I think it comes down to the fact that this tale is a warning, as Marley tells us in the very first “stave,” which all humans, regardless of culture or era, cannot help but heed. Scrooge’s adventure shows us clearly and believably that the greatest wealth is derived in equal proportion to our capacity for sympathy and generosity, and the cost of not cultivating these gifts is to die unmourned and unloved. Interestingly, Dickens conveys all of this through use of the prototypical hero’s journey.

Joseph Campbell, philosopher and mythologist, popularized the theory that all myths across time and culture share common elements, and in particular he thought hero myths exemplified this “monomyth” tendency. Campbell summarized the cycle of the hero’s journey in his 1949 book, The Hero with a Thousand Faces: “A hero ventures forth from the world of common day into a region of supernatural wonder: fabulous forces are there encountered and a decisive victory is won: the hero comes back from this mysterious adventure with the power to bestow boons on his fellow man.”

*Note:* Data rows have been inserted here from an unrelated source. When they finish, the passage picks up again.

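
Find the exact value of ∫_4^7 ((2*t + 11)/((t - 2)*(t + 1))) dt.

Factor the denominator: t**2 - t - 2 = (t + 1)(t - 2).
Partial fractions: (2*t + 11)/((t - 2)*(t + 1)) = -3/(t + 1) + 5/(t - 2).
An antiderivative is F(t) = 5*log(t - 2) - 3*log(t + 1).
Then F(7) - F(4) = (-9*log(2) + 5*log(5)) - (-3*log(5) + 5*log(2)) = -14*log(2) + 8*log(5).

-14*log(2) + 8*log(5)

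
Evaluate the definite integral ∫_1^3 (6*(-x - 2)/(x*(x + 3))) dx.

Factor the denominator: x**2 + 3*x = (x + 3)x.
Partial fractions: 6*(-x - 2)/(x*(x + 3)) = -2/(x + 3) - 4/x.
An antiderivative is F(x) = -4*log(x) - 2*log(x + 3).
Then F(3) - F(1) = (-6*log(3) - 2*log(2)) - (-log(16)) = -6*log(3) + 2*log(2).

-6*log(3) + 2*log(2)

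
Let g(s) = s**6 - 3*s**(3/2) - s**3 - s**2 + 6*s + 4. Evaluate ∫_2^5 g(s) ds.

-30*sqrt(5) + 24*sqrt(2)/5 + 308733/28

By the power rule, an antiderivative is F(s) = s**7/7 - 6*s**(5/2)/5 - s**4/4 - s**3/3 + 3*s**2 + 4*s.
Then F(5) - F(2) = (928855/84 - 30*sqrt(5)) - (664/21 - 24*sqrt(2)/5) = -30*sqrt(5) + 24*sqrt(2)/5 + 308733/28.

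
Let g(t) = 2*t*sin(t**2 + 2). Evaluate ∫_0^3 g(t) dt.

Let u = t**2 + 2, so du = 2*t dt. When t = 0, u = 2; when t = 3, u = 11.
The integral becomes ∫ sin(u) du from 2 to 11, with antiderivative -cos(u).
Back in t: F(t) = -cos(t**2 + 2).
Then F(3) - F(0) = (-cos(11)) - (-cos(2)) = cos(2) - cos(11).

cos(2) - cos(11)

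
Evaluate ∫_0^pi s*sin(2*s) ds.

-pi/2

Integrate by parts once (u = s, dv = sin(2*s) ds).
An antiderivative is F(s) = -s*cos(2*s)/2 + sin(2*s)/4.
Then F(pi) - F(0) = (-pi/2) - (0) = -pi/2.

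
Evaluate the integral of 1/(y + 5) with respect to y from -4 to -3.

log(2)

An antiderivative is F(y) = log(y + 5).
Then F(-3) - F(-4) = (log(2)) - (0) = log(2).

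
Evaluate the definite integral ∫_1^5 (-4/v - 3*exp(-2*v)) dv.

-4*log(5) - 3*exp(-2)/2 + 3*exp(-10)/2

An antiderivative is F(v) = -4*log(v) + 3*exp(-2*v)/2.
Then F(5) - F(1) = (-4*log(5) + 3*exp(-10)/2) - (3*exp(-2)/2) = -4*log(5) - 3*exp(-2)/2 + 3*exp(-10)/2.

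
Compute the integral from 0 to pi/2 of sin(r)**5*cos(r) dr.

Let u = sin(r), so du = cos(r) dr. When r = 0, u = 0; when r = pi/2, u = 1.
The integral becomes ∫ u**5 du from 0 to 1, with antiderivative u**6/6.
Back in r: F(r) = sin(r)**6/6.
Then F(pi/2) - F(0) = (1/6) - (0) = 1/6.

1/6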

The infamous Ebenezer Scrooge—a geriatric and antisocial “old sinner”—may seem like a bizarre choice of hero, but the elements of the hero’s journey play out to the letter! If Campbell is correct that all cultures have such stories, then it is no wonder the Hindu children in the circus tent loved the tale as much as Christian children in the West. Like all of the greatest stories, A Christmas Carol speaks to the most basic human fears and desires, and furthermore, it offers hope that even the nastiest members of our species can change.